ECLI:NL:CRVB:2004:AR6890
Centrale Raad van Beroep
- Hoger beroep
- J.M.A. van der Kolk-Severijns
- C. van Viegen
- H.J. de Mooij
- Rechtspraak.nl
Bezwaarschrift niet-ontvankelijk verklaard wegens termijnoverschrijding in sociale zekerheidszaak
In deze zaak heeft het College van burgemeester en wethouders van de gemeente Apeldoorn hoger beroep ingesteld tegen de uitspraak van de rechtbank Zutphen van 24 oktober 2003. De rechtbank had het beroep van gedaagde gegrond verklaard en het besluit van 4 november 2002, waarbij het bezwaarschrift van gedaagde wegens termijnoverschrijding niet-ontvankelijk was verklaard, vernietigd. Gedaagde had op 14 augustus 2002 bezwaar gemaakt tegen de stopzetting van zijn uitkering per 1 mei 2002, maar het College had dit bezwaar als niet-ontvankelijk verklaard omdat de bezwaartermijn tegen het eerdere besluit van 16 oktober 2001 al was verstreken.

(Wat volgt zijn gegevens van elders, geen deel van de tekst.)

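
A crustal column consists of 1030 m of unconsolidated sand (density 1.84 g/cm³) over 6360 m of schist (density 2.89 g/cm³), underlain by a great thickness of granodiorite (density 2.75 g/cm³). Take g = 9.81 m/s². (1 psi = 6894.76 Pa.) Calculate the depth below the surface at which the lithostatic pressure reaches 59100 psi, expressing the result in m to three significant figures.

Pressure at base of upper layers: 1840×9.81×1030 + 2890×9.81×6360 = 1.989×10^8 Pa = 28849 psi
Remaining pressure to be supplied by granodiorite: 4.075×10^8 − 1.989×10^8 = 2.086×10^8 Pa
Additional depth in granodiorite = 2.086×10^8 Pa / (2750 kg/m³ × 9.81 m/s²) = 7731.5 m
Total depth = 7390 m + 7731.5 m = 15121 m

15100 m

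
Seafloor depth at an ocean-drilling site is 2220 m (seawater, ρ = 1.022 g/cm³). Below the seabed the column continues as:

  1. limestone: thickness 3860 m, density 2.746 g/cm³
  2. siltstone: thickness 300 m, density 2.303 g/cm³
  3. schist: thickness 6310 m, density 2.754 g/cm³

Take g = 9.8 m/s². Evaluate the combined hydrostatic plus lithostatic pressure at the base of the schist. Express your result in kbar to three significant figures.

seawater: 1022 kg/m³ × 9.8 m/s² × 2220 m = 2.223×10^7 Pa = 0.2223 kbar
limestone: 2746 kg/m³ × 9.8 m/s² × 3860 m = 1.039×10^8 Pa = 1.039 kbar
siltstone: 2303 kg/m³ × 9.8 m/s² × 300 m = 6.771×10^6 Pa = 0.06771 kbar
schist: 2754 kg/m³ × 9.8 m/s² × 6310 m = 1.703×10^8 Pa = 1.703 kbar
Total = 0.2223 + 1.039 + 0.06771 + 1.703 = 3.0318 kbar

3.03 kbar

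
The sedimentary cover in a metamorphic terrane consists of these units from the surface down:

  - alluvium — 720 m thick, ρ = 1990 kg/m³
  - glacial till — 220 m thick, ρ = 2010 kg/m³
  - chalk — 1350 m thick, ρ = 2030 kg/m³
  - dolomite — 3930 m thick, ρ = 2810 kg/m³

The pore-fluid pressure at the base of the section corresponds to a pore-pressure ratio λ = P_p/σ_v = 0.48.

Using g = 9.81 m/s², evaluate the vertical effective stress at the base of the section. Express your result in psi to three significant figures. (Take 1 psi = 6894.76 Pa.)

Overburden (lithostatic) stress σ_v:
alluvium: 1990 kg/m³ × 9.81 m/s² × 720 m = 1.406×10^7 Pa = 14.06 MPa
glacial till: 2010 kg/m³ × 9.81 m/s² × 220 m = 4.338×10^6 Pa = 4.338 MPa
chalk: 2030 kg/m³ × 9.81 m/s² × 1350 m = 2.688×10^7 Pa = 26.88 MPa
dolomite: 2810 kg/m³ × 9.81 m/s² × 3930 m = 1.083×10^8 Pa = 108.3 MPa
Total = 14.06 + 4.338 + 26.88 + 108.3 = 153.61 MPa
Pore pressure P_p = λ·σ_v = 0.48 × 153.6 MPa = 73.73 MPa
Effective stress σ' = σ_v − P_p = 153.6 − 73.73 = 79.879 MPa = 11585 psi

11600 psi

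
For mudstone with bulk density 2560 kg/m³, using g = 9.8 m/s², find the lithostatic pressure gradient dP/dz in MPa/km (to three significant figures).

dP/dz = ρg = 2560 kg/m³ × 9.8 m/s² = 25088 Pa/m
= 25088 Pa/m × (1 MPa/km / 1000.0 Pa/m) = 25.088 MPa/km

25.1 MPa/km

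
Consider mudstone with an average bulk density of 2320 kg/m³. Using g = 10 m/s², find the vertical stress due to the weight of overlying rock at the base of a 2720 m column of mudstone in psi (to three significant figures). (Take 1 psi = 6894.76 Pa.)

9150 psi

mudstone: 2320 kg/m³ × 10 m/s² × 2720 m = 6.310×10^7 Pa = 9152 psi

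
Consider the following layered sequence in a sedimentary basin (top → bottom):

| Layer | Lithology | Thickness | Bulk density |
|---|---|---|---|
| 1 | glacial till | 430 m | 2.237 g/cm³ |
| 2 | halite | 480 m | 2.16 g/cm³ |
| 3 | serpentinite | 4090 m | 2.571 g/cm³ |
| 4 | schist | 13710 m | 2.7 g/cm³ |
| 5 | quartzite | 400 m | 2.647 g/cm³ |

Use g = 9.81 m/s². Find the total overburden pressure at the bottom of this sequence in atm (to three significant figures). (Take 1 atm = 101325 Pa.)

4900 atm

glacial till: 2237 kg/m³ × 9.81 m/s² × 430 m = 9.436×10^6 Pa = 93.13 atm
halite: 2160 kg/m³ × 9.81 m/s² × 480 m = 1.017×10^7 Pa = 100.4 atm
serpentinite: 2571 kg/m³ × 9.81 m/s² × 4090 m = 1.032×10^8 Pa = 1018 atm
schist: 2700 kg/m³ × 9.81 m/s² × 13710 m = 3.631×10^8 Pa = 3584 atm
quartzite: 2647 kg/m³ × 9.81 m/s² × 400 m = 1.039×10^7 Pa = 102.5 atm
Total = 93.13 + 100.4 + 1018 + 3584 + 102.5 = 4898.0 atm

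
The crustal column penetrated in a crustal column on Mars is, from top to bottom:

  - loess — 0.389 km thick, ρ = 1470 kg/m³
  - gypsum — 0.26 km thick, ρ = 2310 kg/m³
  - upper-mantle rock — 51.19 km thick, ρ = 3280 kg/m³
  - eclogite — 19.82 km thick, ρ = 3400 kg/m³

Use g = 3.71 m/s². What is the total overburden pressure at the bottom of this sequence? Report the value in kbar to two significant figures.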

De Centrale Raad van Beroep heeft de feiten en omstandigheden van de zaak in overweging genomen. De Raad oordeelt dat het College het bezwaarschrift van gedaagde had moeten opvatten als gericht tegen het besluit van 10 juli 2002, waartegen de bezwaartermijn nog niet was verstreken. De Raad concludeert dat het College niet voldoende heeft gehandeld om gedaagde te informeren over de ontvankelijkheid van zijn bezwaar. De Raad bevestigt de uitspraak van de rechtbank en oordeelt dat het hoger beroep van het College niet slaagt. Er is geen aanleiding voor een veroordeling in de proceskosten.
De uitspraak van de Centrale Raad van Beroep is gedaan op 23 november 2004, waarbij de Raad de gemeente Apeldoorn heeft opgedragen om een nieuw besluit te nemen op het bezwaarschrift van gedaagde.